Howdy folks! I’ve thought about today’s topic on and off for nearly two years now, ever since the release of Stephen King’s 11/22/63. Now, I’m finally doing it.
For those who don’t know, the novel is about an everyman who travels back in time to save President Kennedy from assassination. Things go wrong for our hero, but you’ll have to read the book to find out why. This is a great book, one I wholeheartedly recommend, even to folks who aren’t fans of The King.
Ummm, okay. So?
It’s no secret I love music. If we’re friends on Facebook, or if you follow my Author Page on Facebook, you know I talk about music a lot.
The soundtrack to which I live is such a big part of my life. I choose it carefully because music is how I remember things. Thus, hopefully what I’m going to say next will make sense.
My favorite part of 11/22/63 was when the hero listened to a very young Doug Sahm play a backyard party. The music lover in me could just imagine what it was like to see Doug Sahm before he was, you know, the Doug Sahm of Sir Douglas Quintet.
Sure, I enjoyed the rest of the book. I thought it had a great message. The hero impressed me with his, ummm, heroism.

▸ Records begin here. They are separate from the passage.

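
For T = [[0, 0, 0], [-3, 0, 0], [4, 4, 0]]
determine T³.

[[0, 0, 0], [0, 0, 0], [0, 0, 0]]

T is strictly triangular, hence nilpotent: T³ = 0, so T³ = 0.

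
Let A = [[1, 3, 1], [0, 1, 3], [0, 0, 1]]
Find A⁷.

A = I + N where N = [[0, 3, 1], [0, 0, 3], [0, 0, 0]] is strictly upper-triangular, so N³ = 0.
(I + N)⁷ = I + 7·N + 21·N² = [[1, 21, 196], [0, 1, 21], [0, 0, 1]].

[[1, 21, 196], [0, 1, 21], [0, 0, 1]]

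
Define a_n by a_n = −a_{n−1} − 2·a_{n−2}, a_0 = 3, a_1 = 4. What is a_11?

26

With companion matrix T = [[−1, −2], [1, 0]], [a_n, a_{n−1}]ᵀ = T·[a_{n−1}, a_{n−2}]ᵀ, so [a_11, a_10]ᵀ = T¹⁰·[a_1, a_0]ᵀ.
T¹⁰ = [[23, −22], [11, 34]], giving [a_11, a_10]ᵀ = [[26], [146]].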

But the idea of seeing Doug Sahm at a backyard party impressed me more. That one little detail got me thinking.
What Would Catie Do?
I suspect each of us imagines ourselves in the lead role of a favorite movie or book. We wonder what we’d do, how we’d handle the challenge at hand. And that was exactly what I did.
Once I finished 11/22/63, the natural question came. If I could travel back in time, what would I do?

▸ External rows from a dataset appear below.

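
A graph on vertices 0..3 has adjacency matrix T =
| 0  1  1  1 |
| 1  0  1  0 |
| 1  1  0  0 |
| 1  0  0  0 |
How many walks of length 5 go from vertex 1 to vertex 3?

The number of length-5 walks from vertex 1 to vertex 3 is entry (1,3) of T^5, where T is the adjacency matrix.
T^2 = [[3, 1, 1, 0], [1, 2, 1, 1], [1, 1, 2, 1], [0, 1, 1, 1]]
T^3 = [[2, 4, 4, 3], [4, 2, 3, 1], [4, 3, 2, 1], [3, 1, 1, 0]]
T^4 = [[11, 6, 6, 2], [6, 7, 6, 4], [6, 6, 7, 4], [2, 4, 4, 3]]
T^5 = [[14, 17, 17, 11], [17, 12, 13, 6], [17, 13, 12, 6], [11, 6, 6, 2]]

6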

The answer came fast. Go to Woodstock.
But…but…but…wouldn’t I try to save humanity? Change the course of history? Nope. But whyyyy?
Look, y’all. I’m just a plain, white trash, country girl from East Texas. There ain’t a drop of hero in me. I believe the universe knows what it’s doing and doesn’t need my help. Plus, I think things go the way they do for a reason.
(I didn’t need Uncle Stevie to teach me the past is obdurate. I learned it in my own travels and tribulations.)
My philosophy is this: life is what it is. I believe it’s my job to roll up my sleeves, keep my side of the street clean, and only do things that won’t make me feel guilty.
So, yeah, I’d go to Woodstock.
And That’s It?
Well, er, no.
If I landed early in the past, like the hero in 11/22/63, I’d have gone to see Chuck Berry, Ike and Tina Turner, The Beatles, Johnny Cash, The Rolling Stones…and Sir Douglas Quintet. And the 13th Floor Elevators. And B.B. King and Bo Diddley. The list goes on forever.
And, if I didn’t have to leave the day after Woodstock, I’d have been at S.U.N.Y. at Stonybrook on 9/19/71 to hear the Allman Brothers play. And at Madison Square Garden the spring/summer of 1973 to see Led Zeppelin. Because owning the albums of those concerts and seeing them in person ain’t the same thing. I’d go to see Lynyrd Skynyrd and all the bands I’ve spent my whole life listening to.
Likely this makes me shallow or means I have my priorities all wrong. But you know what? I don’t care. Those who know me know that I do exactly what I want and am rarely sorry.